1. Field of the Invention
The present invention relates to a three-dimensional measuring method of measuring a three-dimensional position or pose of a measurement object, and particularly, to a three-dimensional measuring method of using images taken by cameras to measure a three-dimensional position or pose of a measurement object.
2. Description of the Related Art
In general, a method called a stereo method is widely known as a method of imaging a measurement object by cameras to obtain coordinates of a three-dimensional point of the measurement object from taken images. The stereo method is a method of using parallax of cameras to measure a three-dimensional position. The method obtains a corresponding point of a point for measuring the three-dimensional position, on the images taken by two cameras with different viewpoints. The three-dimensional position is calculated by a principle of triangulation based on the corresponding points on the images and based on a known positional relationship between the cameras.

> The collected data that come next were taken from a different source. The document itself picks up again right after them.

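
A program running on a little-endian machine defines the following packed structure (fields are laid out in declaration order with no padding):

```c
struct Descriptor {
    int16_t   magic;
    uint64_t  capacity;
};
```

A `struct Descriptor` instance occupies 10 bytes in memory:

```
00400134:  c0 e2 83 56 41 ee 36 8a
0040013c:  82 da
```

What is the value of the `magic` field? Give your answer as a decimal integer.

`magic` is the first field, at byte offset 0, occupying 2 bytes.
Bytes at offsets 0..1: C0 E2.
Little-endian stores the least-significant byte at the lowest address.
Reassemble most-significant byte first: E2 C0 → 0xE2C0.
Top bit is set, so as a signed 16-bit value this is 0xE2C0 − 2^16 = -7488.

-7488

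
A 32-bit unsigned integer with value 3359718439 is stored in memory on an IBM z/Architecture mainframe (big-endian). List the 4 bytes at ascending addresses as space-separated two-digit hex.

C8 41 3C 27

3359718439 in hexadecimal, padded to 32 bits, is 0xC8413C27.
Split into bytes (most-significant first): C8 41 3C 27.
Big-endian stores the most-significant byte at the lowest address.
So the memory order matches the most-significant-first order: C8 41 3C 27.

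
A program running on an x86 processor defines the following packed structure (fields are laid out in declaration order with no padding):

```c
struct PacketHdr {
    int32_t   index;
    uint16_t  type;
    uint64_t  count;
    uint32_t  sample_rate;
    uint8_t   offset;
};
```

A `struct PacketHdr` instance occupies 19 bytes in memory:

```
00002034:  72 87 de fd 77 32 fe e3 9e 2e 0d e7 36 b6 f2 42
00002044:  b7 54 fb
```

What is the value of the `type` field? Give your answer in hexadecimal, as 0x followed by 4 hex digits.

0x3277

`type` follows `index` (4 bytes), so it starts at byte offset 4 and occupies 2 bytes.
Bytes at offsets 4..5: 77 32.
Little-endian: lowest address holds the least-significant byte.
Reassemble most-significant byte first: 32 77 → 0x3277.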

The stereo method is widely utilized in a three-dimensional measurement technique used in production inspection and used by an industrial robot to recognize the measurement object. For example, the stereo method is used to calculate a formula of a three-dimensional line of a line section, such as a straight edge section of the measurement object.
More specifically, if design data of the measurement object is known, the three-dimensional position of the measurement object can be obtained from the design data when the pose of the measurement object is determined by calculating the formulas of the three-dimensional lines of two or more parts of the line sections, such as straight edge sections of the measurement object. Three-dimensional positions of two or more points on the line sections are generally used to calculate the formulas of the three-dimensional lines of the line sections. The stereo method is used to calculate the positions of the points on the line sections.
However, unlike in the calculation of the three-dimensional position of a point-like object, it is difficult to specify a point on a line section of the image taken by the other camera corresponding to a point on a line section of the image taken by one of the cameras.
To detect the corresponding points of the line sections on the image planes, the use of a virtual reference line called an epipolar line is known. The epipolar line is obtained by projecting a line of sight from one of the cameras to an object (for example, a point on a line section of the measurement object) to the image taken by the other camera. It can be stated that the corresponding point to be obtained is on the epipolar line. Therefore, to specify a point on the other image corresponding to a point on the line section on the one of the images, the epipolar line can be drawn on the other image, and an intersection point of the epipolar line and the line section of the other image can be determined as the corresponding point.
However, the epipolar line is projected on image planes as a line where a plane (epipolar plane), which includes the viewpoints of the two cameras and a point of the measurement object, intersects the image planes of the two cameras. Therefore, the slope is unambiguously determined based on the positional relationship between the two cameras. As a result, the epipolar line and the line section overlap in the line section where the slope is parallel to the epipolar line, and the corresponding point cannot be specified.
If the relative angle between the epipolar line and the line section is close to parallel on the image, a detection error of the corresponding point in relation to an error in the detection of the line section on the image exerts a significant influence, and the measurement accuracy may be reduced.
Conventionally, proposed is using an operator for extracting a line section where the relative angle with respect to the epipolar line is close to a right angle to extract only a line section with an enough relative angle with respect to the epipolar line (see Japanese Patent Application Laid-Open No. H05-005609).